Kürt halkı diline sahip çıkıyor
“Bir ulusu, ulus yapan dilidir. Ulus olmanın, toplumsallığın temelinde dil vardır” diyen Öcalan, Bir insan doğduğunda annesiyle, etrafındaki insanlarla bütün ilişkisini konuştuğu dille kuruyor. Bu yüzden onun maneviyatı, kişinin gelişiminde etkisi önemlidir” dedi. Türkiye’de Almanca, Fransızca, İngilizce gibi yapancı dillerde de eğitim olduğunu belirten Öcalan, milyonlarca kişinin kullandığı Kürtçenin eğitim dili olmadığına dikkat çekerek yasaklara rağmen Kürt halkının diline sahip çıktığını kaydetti
Kürtçenin yok olması için Kürt halkının geçmişte Kürdistan’dan göçe zorlandığını, birçok Kürt iline farklı halkların yerleştirilmesine kadar bir politika uygulandığını hatırlatan Öcalan, “Kürt halkı kendisine dayatılan bu politikaya karşı yüz yıldır, mücadele yürütüyor. Bir halkın konuştuğu dil resmiyette kabul görmediği sürece, okullarda okutulmadığı takdirde unutulma ile yüz yüze kalır. Devletin resmi kurumlarında ya da okullarında Kürtçeye yasak koyulur ve gelişmesi engellenirse, bu dil asimilasyona maruz kalıyordur” dedi.
Oto asimilasyon tehlikesi
Okulların asimilasyondaki rolüne dikkat çeken Öcalan, birçok ailenin de kendi kendine çocuğunu asimile ettiğini, asimilasyonun artık evin içine kadar geldiğini belirterek otoasimilasyona dikkat çekti. Öcalan, şöyle devam etti: “Kürdün adı, dili, kimliği kabul görmüyor. Kürtlerden bahsediyorlar, özellikle seçim zamanlarında Kürtçe dilinden de bahsediyorlar, İçişleri Bakanı Diyarbakır’da Kürtçe müzik eşliğinde halay da çekiyor ama resmiyette Kürt dili görülmüyor. Bu gerçekliği görmemiz lazım. Bir yandan dilin yasaklanacak, yüzyıldır bir asimilasyon politikası senin dilin üzerinde yürütülecek, bir yandan da bazı partiler, siyasetçiler iktidar olmak için sembolik işler yapacak. Kürt dili sadece halay çekmek için, Kürtçe müzik dinlemek için yoktur. Kürt dilinin akademik olarak eğitiminin verilmesi gerekir. Kürt dilinin gelişmesi için eğitim dili olması gerekir.”

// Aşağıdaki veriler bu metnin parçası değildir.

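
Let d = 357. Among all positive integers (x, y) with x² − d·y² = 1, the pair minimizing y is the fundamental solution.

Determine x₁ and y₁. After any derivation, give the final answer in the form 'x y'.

d=357: √d = [18; 1,8,2,8,1,36] (ℓ=6, even), read p_5/q_5
a_0=18:  p_0=18·1+0=18,  q_0=18·0+1=1
…
a_4=8:  p_4=8·359+170=3042,  q_4=8·19+9=161
a_5=1:  p_5=1·3042+359=3401,  q_5=1·161+19=180
fundamental: x₁=3401, y₁=180  (since 11566801 − 357·32400 = 1)

3401 180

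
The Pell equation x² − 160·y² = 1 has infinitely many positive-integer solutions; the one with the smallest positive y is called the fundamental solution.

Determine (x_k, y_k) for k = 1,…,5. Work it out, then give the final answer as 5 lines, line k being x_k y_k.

721 57
1039681 82194
1499219281 118523691
2161873163521 170911080228
3117419602578001 246453659165085

d=160: √d = [12; 1,1,1,5,1,1,1,24] (ℓ=8, even), read p_7/q_7
step 0: (12, 1)  from 12·(1,0) + (0,1)
step 1: (13, 1)  from 1·(12,1) + (1,0)
step 2: (25, 2)  from 1·(13,1) + (12,1)
step 3: (38, 3)  from 1·(25,2) + (13,1)
step 4: (215, 17)  from 5·(38,3) + (25,2)
step 5: (253, 20)  from 1·(215,17) + (38,3)
step 6: (468, 37)  from 1·(253,20) + (215,17)
step 7: (721, 57)  from 1·(468,37) + (253,20)
→ (721, 57).  Check: 721²=519841, 160·57²=519840, difference 1.
(721+57√160)^2 = 1039681 + 82194√160
(721+57√160)^3 = 1499219281 + 118523691√160
(721+57√160)^4 = 2161873163521 + 170911080228√160
(721+57√160)^5 = 3117419602578001 + 246453659165085√160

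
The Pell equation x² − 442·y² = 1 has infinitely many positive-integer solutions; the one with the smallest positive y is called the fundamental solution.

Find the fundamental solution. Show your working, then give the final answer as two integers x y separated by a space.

883 42

√442 → a₀=21, period (42); ℓ=1 odd so k=1
i=0: a=21 ⇒ p=21, q=1
i=1: a=42 ⇒ p=883, q=42
→ (883, 42).  Check: 883²=779689, 442·42²=779688, difference 1.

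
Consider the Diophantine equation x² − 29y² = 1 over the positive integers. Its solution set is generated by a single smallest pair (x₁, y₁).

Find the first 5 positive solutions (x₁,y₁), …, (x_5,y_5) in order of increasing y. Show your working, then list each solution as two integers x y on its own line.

9801 1820
192119201 35675640
3765920568201 699313893460
73819574785756801 13707950903927280
1447011301184484245001 268703252919468649100

[5; 2,1,1,2,10] for √29; ℓ=5 ⇒ convergent index 9
step 0: (5, 1)  from 5·(1,0) + (0,1)
…
step 6: (1524, 283)  from 2·(727,135) + (70,13)
step 7: (2251, 418)  from 1·(1524,283) + (727,135)
step 8: (3775, 701)  from 1·(2251,418) + (1524,283)
step 9: (9801, 1820)  from 2·(3775,701) + (2251,418)
fundamental: x₁=9801, y₁=1820  (since 96059601 − 29·3312400 = 1)
k=2:  x_2 = 9801·9801+29·1820·1820 = 192119201,  y_2 = 9801·1820+1820·9801 = 35675640
k=3:  x_3 = 9801·192119201+29·1820·35675640 = 3765920568201,  y_3 = 9801·35675640+1820·192119201 = 699313893460
k=4:  x_4 = 9801·3765920568201+29·1820·699313893460 = 73819574785756801,  y_4 = 9801·699313893460+1820·3765920568201 = 13707950903927280
k=5:  x_5 = 9801·73819574785756801+29·1820·13707950903927280 = 1447011301184484245001,  y_5 = 9801·13707950903927280+1820·73819574785756801 = 268703252919468649100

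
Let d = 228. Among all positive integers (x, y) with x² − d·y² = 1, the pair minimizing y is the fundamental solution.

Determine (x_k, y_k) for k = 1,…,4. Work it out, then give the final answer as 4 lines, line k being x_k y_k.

[15; 10,30] for √228; ℓ=2 ⇒ convergent index 1
a_0=15:  p_0=15·1+0=15,  q_0=15·0+1=1
a_1=10:  p_1=10·15+1=151,  q_1=10·1+0=10
fundamental: x₁=151, y₁=10  (since 22801 − 228·100 = 1)
n=2: (151,10)∘(151,10) = (151·151+228·10·10, 151·10+10·151) = (45601,3020)
n=3: (45601,3020)∘(151,10) = (151·45601+228·10·3020, 151·3020+10·45601) = (13771351,912030)
n=4: (13771351,912030)∘(151,10) = (151·13771351+228·10·912030, 151·912030+10·13771351) = (4158902401,275430040)

151 10
45601 3020
13771351 912030
4158902401 275430040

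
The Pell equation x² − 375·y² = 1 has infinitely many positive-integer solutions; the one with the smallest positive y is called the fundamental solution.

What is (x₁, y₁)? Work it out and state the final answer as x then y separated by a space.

d=375: √d = [19; 2,1,2,1,5,1,2,1,2,38] (ℓ=10, even), read p_9/q_9
k=0  a_k=19  p_k/q_k = 19/1
k=1  a_k=2  p_k/q_k = 39/2
k=2  a_k=1  p_k/q_k = 58/3
…
k=4  a_k=1  p_k/q_k = 213/11
…
k=6  a_k=1  p_k/q_k = 1433/74
k=7  a_k=2  p_k/q_k = 4086/211
k=8  a_k=1  p_k/q_k = 5519/285
k=9  a_k=2  p_k/q_k = 15124/781
→ (15124, 781).  Check: 15124²=228735376, 375·781²=228735375, difference 1.

15124 781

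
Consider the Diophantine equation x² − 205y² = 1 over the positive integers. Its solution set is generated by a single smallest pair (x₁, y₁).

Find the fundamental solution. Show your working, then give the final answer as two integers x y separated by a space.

39689 2772

d=205: √d = [14; 3,6,1,4,1,6,3,28] (ℓ=8, even), read p_7/q_7
k=0  a_k=14  p_k/q_k = 14/1
k=1  a_k=3  p_k/q_k = 43/3
k=2  a_k=6  p_k/q_k = 272/19
…
k=5  a_k=1  p_k/q_k = 1847/129
k=6  a_k=6  p_k/q_k = 12614/881
k=7  a_k=3  p_k/q_k = 39689/2772
(x₁, y₁) = (39689, 2772);  39689² − 205·2772² = 1 ✓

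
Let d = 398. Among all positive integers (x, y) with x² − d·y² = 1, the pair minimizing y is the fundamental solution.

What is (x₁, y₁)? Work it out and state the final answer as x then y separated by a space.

√398 = [19; 1,18,1,38, …], period ℓ=4 (even) → k=3
step 0: (19, 1)  from 19·(1,0) + (0,1)
…
step 2: (379, 19)  from 18·(20,1) + (19,1)
step 3: (399, 20)  from 1·(379,19) + (20,1)
fundamental: x₁=399, y₁=20  (since 159201 − 398·400 = 1)

399 20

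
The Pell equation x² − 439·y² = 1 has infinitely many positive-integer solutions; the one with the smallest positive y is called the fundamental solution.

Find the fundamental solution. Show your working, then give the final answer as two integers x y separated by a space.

440 21

√439 → a₀=20, period (1,19,1,40); ℓ=4 even so k=3
a_0=20:  p_0=20·1+0=20,  q_0=20·0+1=1
a_1=1:  p_1=1·20+1=21,  q_1=1·1+0=1
a_2=19:  p_2=19·21+20=419,  q_2=19·1+1=20
a_3=1:  p_3=1·419+21=440,  q_3=1·20+1=21
fundamental: x₁=440, y₁=21  (since 193600 − 439·441 = 1)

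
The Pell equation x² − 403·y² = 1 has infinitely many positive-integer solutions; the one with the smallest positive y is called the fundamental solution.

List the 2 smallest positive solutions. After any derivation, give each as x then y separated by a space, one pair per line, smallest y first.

√403 → a₀=20, period (13,2,1,3,1,3,1,2,13,40); ℓ=10 even so k=9
i=0: a=20 ⇒ p=20, q=1
i=1: a=13 ⇒ p=261, q=13
i=2: a=2 ⇒ p=542, q=27
i=3: a=1 ⇒ p=803, q=40
…
i=6: a=3 ⇒ p=14213, q=708
i=7: a=1 ⇒ p=17967, q=895
i=8: a=2 ⇒ p=50147, q=2498
i=9: a=13 ⇒ p=669878, q=33369
fundamental: x₁=669878, y₁=33369  (since 448736534884 − 403·1113490161 = 1)
k=2:  x_2 = 669878·669878+403·33369·33369 = 897473069767,  y_2 = 669878·33369+33369·669878 = 44706317964

669878 33369
897473069767 44706317964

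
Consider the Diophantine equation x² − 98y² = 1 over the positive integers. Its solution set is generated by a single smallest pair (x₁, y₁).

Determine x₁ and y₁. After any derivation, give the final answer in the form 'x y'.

99 10

√98 = [9; 1,8,1,18, …], period ℓ=4 (even) → k=3
k=0  a_k=9  p_k/q_k = 9/1
k=1  a_k=1  p_k/q_k = 10/1
k=2  a_k=8  p_k/q_k = 89/9
k=3  a_k=1  p_k/q_k = 99/10
fundamental: x₁=99, y₁=10  (since 9801 − 98·100 = 1)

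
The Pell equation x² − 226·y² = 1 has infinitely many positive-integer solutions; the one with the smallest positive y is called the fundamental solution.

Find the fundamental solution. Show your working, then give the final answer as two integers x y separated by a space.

d=226: √d = [15; 30] (ℓ=1, odd), read p_1/q_1
step 0: (15, 1)  from 15·(1,0) + (0,1)
step 1: (451, 30)  from 30·(15,1) + (1,0)
(x₁, y₁) = (451, 30);  451² − 226·30² = 1 ✓

451 30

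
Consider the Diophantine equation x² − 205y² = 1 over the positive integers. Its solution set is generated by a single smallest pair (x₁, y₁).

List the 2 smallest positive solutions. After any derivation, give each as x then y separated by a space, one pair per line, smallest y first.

39689 2772
3150433441 220035816

d=205: √d = [14; 3,6,1,4,1,6,3,28] (ℓ=8, even), read p_7/q_7
a_0=14:  p_0=14·1+0=14,  q_0=14·0+1=1
a_1=3:  p_1=3·14+1=43,  q_1=3·1+0=3
a_2=6:  p_2=6·43+14=272,  q_2=6·3+1=19
a_3=1:  p_3=1·272+43=315,  q_3=1·19+3=22
a_4=4:  p_4=4·315+272=1532,  q_4=4·22+19=107
a_5=1:  p_5=1·1532+315=1847,  q_5=1·107+22=129
a_6=6:  p_6=6·1847+1532=12614,  q_6=6·129+107=881
a_7=3:  p_7=3·12614+1847=39689,  q_7=3·881+129=2772
→ (39689, 2772).  Check: 39689²=1575216721, 205·2772²=1575216720, difference 1.
n=2: (39689,2772)∘(39689,2772) = (39689·39689+205·2772·2772, 39689·2772+2772·39689) = (3150433441,220035816)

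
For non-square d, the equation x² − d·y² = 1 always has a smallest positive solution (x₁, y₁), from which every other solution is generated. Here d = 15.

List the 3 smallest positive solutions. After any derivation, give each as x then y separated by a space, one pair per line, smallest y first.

√15 = [3; 1,6, …], period ℓ=2 (even) → k=1
a_0=3:  p_0=3·1+0=3,  q_0=3·0+1=1
a_1=1:  p_1=1·3+1=4,  q_1=1·1+0=1
(x₁, y₁) = (4, 1);  4² − 15·1² = 1 ✓
n=2: (4,1)∘(4,1) = (4·4+15·1·1, 4·1+1·4) = (31,8)
n=3: (31,8)∘(4,1) = (4·31+15·1·8, 4·8+1·31) = (244,63)

4 1
31 8
244 63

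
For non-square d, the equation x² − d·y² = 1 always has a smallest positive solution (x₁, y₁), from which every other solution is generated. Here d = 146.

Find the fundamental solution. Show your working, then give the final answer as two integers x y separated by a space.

145 12

√146 → a₀=12, period (12,24); ℓ=2 even so k=1
a_0=12:  p_0=12·1+0=12,  q_0=12·0+1=1
a_1=12:  p_1=12·12+1=145,  q_1=12·1+0=12
fundamental: x₁=145, y₁=12  (since 21025 − 146·144 = 1)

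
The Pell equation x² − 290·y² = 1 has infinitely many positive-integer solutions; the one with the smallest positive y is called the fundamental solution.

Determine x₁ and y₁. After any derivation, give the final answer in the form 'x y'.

√290 = [17; 34, …], period ℓ=1 (odd) → k=1
step 0: (17, 1)  from 17·(1,0) + (0,1)
step 1: (579, 34)  from 34·(17,1) + (1,0)
fundamental: x₁=579, y₁=34  (since 335241 − 290·1156 = 1)

579 34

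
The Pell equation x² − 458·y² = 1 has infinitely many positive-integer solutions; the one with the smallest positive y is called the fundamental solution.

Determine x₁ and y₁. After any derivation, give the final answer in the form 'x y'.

22899 1070

√458 = [21; 2,2,42, …], period ℓ=3 (odd) → k=5
a_0=21:  p_0=21·1+0=21,  q_0=21·0+1=1
…
a_2=2:  p_2=2·43+21=107,  q_2=2·2+1=5
a_3=42:  p_3=42·107+43=4537,  q_3=42·5+2=212
a_4=2:  p_4=2·4537+107=9181,  q_4=2·212+5=429
a_5=2:  p_5=2·9181+4537=22899,  q_5=2·429+212=1070
(x₁, y₁) = (22899, 1070);  22899² − 458·1070² = 1 ✓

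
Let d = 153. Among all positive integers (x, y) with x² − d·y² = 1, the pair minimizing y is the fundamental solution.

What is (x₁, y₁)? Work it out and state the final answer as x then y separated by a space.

2177 176

√153 → a₀=12, period (2,1,2,2,2,1,2,24); ℓ=8 even so k=7
i=0: a=12 ⇒ p=12, q=1
…
i=3: a=2 ⇒ p=99, q=8
i=4: a=2 ⇒ p=235, q=19
i=5: a=2 ⇒ p=569, q=46
i=6: a=1 ⇒ p=804, q=65
i=7: a=2 ⇒ p=2177, q=176
fundamental: x₁=2177, y₁=176  (since 4739329 − 153·30976 = 1)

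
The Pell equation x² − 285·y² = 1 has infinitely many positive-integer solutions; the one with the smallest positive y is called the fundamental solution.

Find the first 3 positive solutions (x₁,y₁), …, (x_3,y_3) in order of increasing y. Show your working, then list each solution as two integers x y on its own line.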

‘Anadil de eğitim istemek politik bir taleptir’
Anadil üzerindeki asimilasyona karşı durmanın Kürt mücadelesindeki önemine işaret eden Öcalan, “Bazıları çıkıp, ‘bizim siyasetle işimiz yok, sadece Kürt dilinin gelişmesini istiyoruz’ diyorlar. Böyle bir şey yok. Bu cümleler kendini, kandırmadır. Anadil de eğitim istemenin kendisi politik bir taleptir, politik bir duruştur. Bunun için de politik bir mücadele yürütmek gerekir. Bugün HDP’nin yürüttüğü mücadele budur. HDP olarak anadil de eğitime çok büyük bir önem veriyoruz. Anadil de eğitimin yapılması için mücadele edeceğiz. Biz de komisyon olarak bu çalışmayı yürüteceğiz” dedi.
‘Anadilde eğitim kurumsallaşmalı’
“Kürtçe eğitim dili olmadığı sürece kaybolma tehlikesiyle karşı karşıyadır” diyen Öcalan, “Sadece evde, sokakta, düğünde, cenazede Kürtçeyi kullanmak yetmiyor. Bunun kurumsallaşması gerekiyor. Kürdün kimliği kabul edilmeden dili de kabul görmez. Kayyımlar atandığında ilk olarak Kürt diline saldırdılar. Kürt diline düşmanlık bazen açık yapılıyor bazen de sistematik olarak gizli yapılıyor. Şimdi seçmeli Kürtçe dersler var. ‘Kürt yoktur, dili yoktur, dili medeniyet dili değildir’ diyenlere karşı Kürt halkı mücadelesiyle bu hakkı kazandı. Milyonlarca Kürdün yaşadığı Türkiye’de Kürt halkına dili sadece seçmeli ders olarak layık görülüyor. Bu devlet için bir ayıptır. Bizim için bir kazanım olsa da resmiyeti yok. Yarın devlet bir mevzuat ile kaldırabilir. Kürtçe seçmeli dersler seçilse bile bu sefer ‘öğretmen yok, seçenler az, ya da başka bir ders seçemez’ gibi engellemelerle karşı karşıya kalınıyor. Seçmeli dersler seçilmemesi için birçok oyunlar oynanıyor, teşvik yapılmıyor. Her millet, her halk kendi anadilinde konuşmalı ve eğitim görebilmelidir” şeklinde konuştu.
Etkinliklere katılım çağrısı
Öcalan, 12 Eylül’de birçok merkezde “anadilde eğitim” talebiyle yapacakları açıklamaya Kürt halkını davet ederek, sözlerini şöyle noktaladı: “12 Eylül’de yüzyıldır Kürt dili üzerinde süren asimilasyona karşı ‘Kürtçe dilinde eğitim istiyoruz’ talebiyle, ‘Kürt dili üzerindeki asimilasyonu durdurun’, diyeceğiz. Tüm halkımızı açıklamamıza davet ediyoruz. Kürt dilinin, kültürünün gelişmesi için çalışmalarımıza devam edeceğiz.”